Lee and Grousbeck call their effort Project 3000 because they plan
to raise money to provide state-of-the-art genetic testing for every
man, woman and child in the United States with LCA - about 3000
individuals in all.
The John and Marcia Carver Nonprofit Genetic Testing Laboratory
in the Carver Family Center for Macular Degeneration at the UI will
be the lead research site in this genetic testing effort. The interdisciplinary
Carver Family CMD is a major international center for research and
treatment of degenerative diseases of the eye. Other partners in
the Project 3000 effort include the Foundation Fighting Blindness
of Owings Mills, Md. and the Foundation for Retinal Research of
Chicago, IL.
Ponseti International
Ponseti International (www.ponseti.info) is a University of Iowa-based
effort to promote worldwide the Posenti method, a non-surgical,
low-cost clubfoot treatment technique developed at the UI. The method
has a 95 percent correction rate -- better than surgery -- and can
be taught to non-physician health care providers, making it an effective
treatment in areas of countries with few or no doctors. Nearly 80
percent of children born with clubfoot live in impoverished nations.
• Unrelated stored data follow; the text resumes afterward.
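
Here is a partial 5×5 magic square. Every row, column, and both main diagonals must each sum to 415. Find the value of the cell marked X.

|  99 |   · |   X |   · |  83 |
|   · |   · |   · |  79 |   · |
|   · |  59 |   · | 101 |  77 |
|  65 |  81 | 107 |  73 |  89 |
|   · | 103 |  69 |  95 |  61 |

Row 5 needs 415; the known cells sum to 328, so (5,1) = 87.
The remaining cell in column 4 is (1,4) = 415 − 348 = 67.
The remaining cell in column 5 is (2,5) = 415 − 310 = 105.
Using anti-diagonal: 83 + 79 + 81 + 87 + ? → (3,3) = 415 − 330 = 85.
From row 3, 415 − (59 + 85 + 101 + 77) gives (3,1) = 93.
Column 1 needs 415; the known cells sum to 344, so (2,1) = 71.
Main diagonal must total 415; the given cells sum to 318, so (2,2) = 97.
Row 2 needs 415; the known cells sum to 352, so (2,3) = 63.
Column 2 must total 415; the given cells sum to 340, so (1,2) = 75.
Column 3 needs 415; the known cells sum to 324, so (1,3) = 91.

91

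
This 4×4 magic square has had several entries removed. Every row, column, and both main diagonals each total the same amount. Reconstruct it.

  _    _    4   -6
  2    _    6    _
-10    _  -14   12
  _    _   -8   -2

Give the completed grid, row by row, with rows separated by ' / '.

8 -18 4 -6 / 2 -4 6 -16 / -10 0 -14 12 / -12 10 -8 -2

Column 3 is already complete: 4 + 6 + -14 + -8 = -12, so that is the magic constant.
Row 3: -10 + (-14) + 12 + ? = -12, so (3,2) = 0.
Column 4: -6 + 12 + (-2) + ? = -12, so (2,4) = -16.
Anti-diagonal: -6 + 6 + 0 + ? = -12, so (4,1) = -12.
Row 2: 2 + 6 + (-16) + ? = -12, so (2,2) = -4.
Using row 4: -12 + (-8) + (-2) + ? → (4,2) = -12 − (-22) = 10.
The remaining cell in column 1 is (1,1) = -12 − (-20) = 8.
Column 2: -4 + 0 + 10 + ? = -12, so (1,2) = -18.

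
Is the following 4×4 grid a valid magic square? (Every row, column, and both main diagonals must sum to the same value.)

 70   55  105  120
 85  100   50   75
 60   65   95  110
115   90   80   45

Row 1: 70 + 55 + 105 + 120 = 350.
Row 2: 85 + 100 + 50 + 75 = 310.
Row 3: 60 + 65 + 95 + 110 = 330.
Row 4: 115 + 90 + 80 + 45 = 330.
Column 1: 70 + 85 + 60 + 115 = 330.
Column 2: 55 + 100 + 65 + 90 = 310.
Column 3: 105 + 50 + 95 + 80 = 330.
Column 4: 120 + 75 + 110 + 45 = 350.
Main diagonal: 70 + 100 + 95 + 45 = 310.
Anti-diagonal: 120 + 50 + 65 + 115 = 350.

No — row 1 sums to 350 but main diagonal sums to 310.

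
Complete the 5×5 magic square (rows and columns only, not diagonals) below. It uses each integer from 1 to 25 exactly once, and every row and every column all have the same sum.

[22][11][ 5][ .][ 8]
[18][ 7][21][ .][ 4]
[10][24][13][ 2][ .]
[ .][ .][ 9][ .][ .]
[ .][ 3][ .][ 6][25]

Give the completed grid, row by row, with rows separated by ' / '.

The entries are 1 through 25, which sum to 325, so each line sums to 325/5 = 65.
Using row 1: 22 + 11 + 5 + 8 + ? → (1,4) = 65 − 46 = 19.
Using row 2: 18 + 7 + 21 + 4 + ? → (2,4) = 65 − 50 = 15.
The remaining cell in row 3 is (3,5) = 65 − 49 = 16.
Column 2 needs 65; the known cells sum to 45, so (4,2) = 20.
From column 3, 65 − (5 + 21 + 13 + 9) gives (5,3) = 17.
From column 4, 65 − (19 + 15 + 2 + 6) gives (4,4) = 23.
From column 5, 65 − (8 + 4 + 16 + 25) gives (4,5) = 12.
From row 4, 65 − (20 + 9 + 23 + 12) gives (4,1) = 1.
Row 5 must total 65; the given cells sum to 51, so (5,1) = 14.

22 11 5 19 8 / 18 7 21 15 4 / 10 24 13 2 16 / 1 20 9 23 12 / 14 3 17 6 25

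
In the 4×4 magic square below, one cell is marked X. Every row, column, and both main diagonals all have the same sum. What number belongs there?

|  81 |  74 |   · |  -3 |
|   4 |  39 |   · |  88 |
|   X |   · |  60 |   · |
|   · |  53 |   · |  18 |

11

Main diagonal is complete and sums to 198; that is the magic constant.
Using row 1: 81 + 74 + (-3) + ? → (1,3) = 198 − 152 = 46.
Row 2 needs 198; the known cells sum to 131, so (2,3) = 67.
From column 2, 198 − (74 + 39 + 53) gives (3,2) = 32.
From column 3, 198 − (46 + 67 + 60) gives (4,3) = 25.
Column 4 needs 198; the known cells sum to 103, so (3,4) = 95.
The remaining cell in anti-diagonal is (4,1) = 198 − 96 = 102.
Row 3 needs 198; the known cells sum to 187, so (3,1) = 11.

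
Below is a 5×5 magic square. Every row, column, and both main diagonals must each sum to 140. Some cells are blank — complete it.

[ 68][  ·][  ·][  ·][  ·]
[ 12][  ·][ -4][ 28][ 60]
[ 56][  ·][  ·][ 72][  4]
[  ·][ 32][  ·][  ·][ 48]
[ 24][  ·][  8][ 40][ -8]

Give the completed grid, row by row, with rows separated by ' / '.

68 0 52 -16 36 / 12 44 -4 28 60 / 56 -12 20 72 4 / -20 32 64 16 48 / 24 76 8 40 -8

Row 2: 12 + (-4) + 28 + 60 + ? = 140, so (2,2) = 44.
The remaining cell in row 5 is (5,2) = 140 − 64 = 76.
Column 1: 68 + 12 + 56 + 24 + ? = 140, so (4,1) = -20.
The remaining cell in column 5 is (1,5) = 140 − 104 = 36.
From anti-diagonal, 140 − (36 + 28 + 32 + 24) gives (3,3) = 20.
Row 3 must total 140; the given cells sum to 152, so (3,2) = -12.
Column 2 must total 140; the given cells sum to 140, so (1,2) = 0.
Main diagonal needs 140; the known cells sum to 124, so (4,4) = 16.
Using row 4: -20 + 32 + 16 + 48 + ? → (4,3) = 140 − 76 = 64.
Column 3: -4 + 20 + 64 + 8 + ? = 140, so (1,3) = 52.
From column 4, 140 − (28 + 72 + 16 + 40) gives (1,4) = -16.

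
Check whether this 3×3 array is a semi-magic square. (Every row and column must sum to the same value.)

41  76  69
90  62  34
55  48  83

Yes

Row 1: 41 + 76 + 69 = 186.
Row 2: 90 + 62 + 34 = 186.
Row 3: 55 + 48 + 83 = 186.
Column 1: 41 + 90 + 55 = 186.
Column 2: 76 + 62 + 48 = 186.
Column 3: 69 + 34 + 83 = 186.
All lines sum to 186.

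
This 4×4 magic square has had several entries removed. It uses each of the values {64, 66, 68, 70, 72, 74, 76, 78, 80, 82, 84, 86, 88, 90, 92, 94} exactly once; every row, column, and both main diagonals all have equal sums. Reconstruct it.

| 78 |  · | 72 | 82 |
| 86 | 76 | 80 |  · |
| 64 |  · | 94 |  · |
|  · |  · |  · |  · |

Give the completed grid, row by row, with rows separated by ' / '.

78 84 72 82 / 86 76 80 74 / 64 66 94 92 / 88 90 70 68

The 16 entries sum to 1264, so each line sums to 1264/4 = 316.
Row 1: 78 + 72 + 82 + ? = 316, so (1,2) = 84.
From row 2, 316 − (86 + 76 + 80) gives (2,4) = 74.
Using column 1: 78 + 86 + 64 + ? → (4,1) = 316 − 228 = 88.
Column 3 needs 316; the known cells sum to 246, so (4,3) = 70.
Main diagonal: 78 + 76 + 94 + ? = 316, so (4,4) = 68.
Anti-diagonal must total 316; the given cells sum to 250, so (3,2) = 66.
Row 3 needs 316; the known cells sum to 224, so (3,4) = 92.
Row 4 must total 316; the given cells sum to 226, so (4,2) = 90.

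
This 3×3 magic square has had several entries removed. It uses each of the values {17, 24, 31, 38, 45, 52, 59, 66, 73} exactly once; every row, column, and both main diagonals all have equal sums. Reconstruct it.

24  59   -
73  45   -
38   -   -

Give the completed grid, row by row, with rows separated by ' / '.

24 59 52 / 73 45 17 / 38 31 66

The 9 entries sum to 405, so each line sums to 405/3 = 135.
From row 1, 135 − (24 + 59) gives (1,3) = 52.
Row 2: 73 + 45 + ? = 135, so (2,3) = 17.
From column 2, 135 − (59 + 45) gives (3,2) = 31.
Using column 3: 52 + 17 + ? → (3,3) = 135 − 69 = 66.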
The effort is led by Jose Morcuende, an internationally recognized
expert on clubfoot who is a UI professor of orthopaedic surgery.
More than 50 years ago, early in his UI career, Ignacio Ponseti,
M.D., realized that surgical approaches were not successful. Ponseti,
now emeritus professor of orthopaedics and rehabilitation at the
UI, set about developing the method that now bears his name.
A fall 2007 international conference hosted by the UI on the method
drew more than 200 health care providers from 44 countries. The
members issued a declaration to make the Ponseti method accessible
worldwide. Representatives from the National Institutes of Health,
which is helped fund the symposium, and Centers for Disease Control
and Prevention (CDC) were among those supporting the initiative.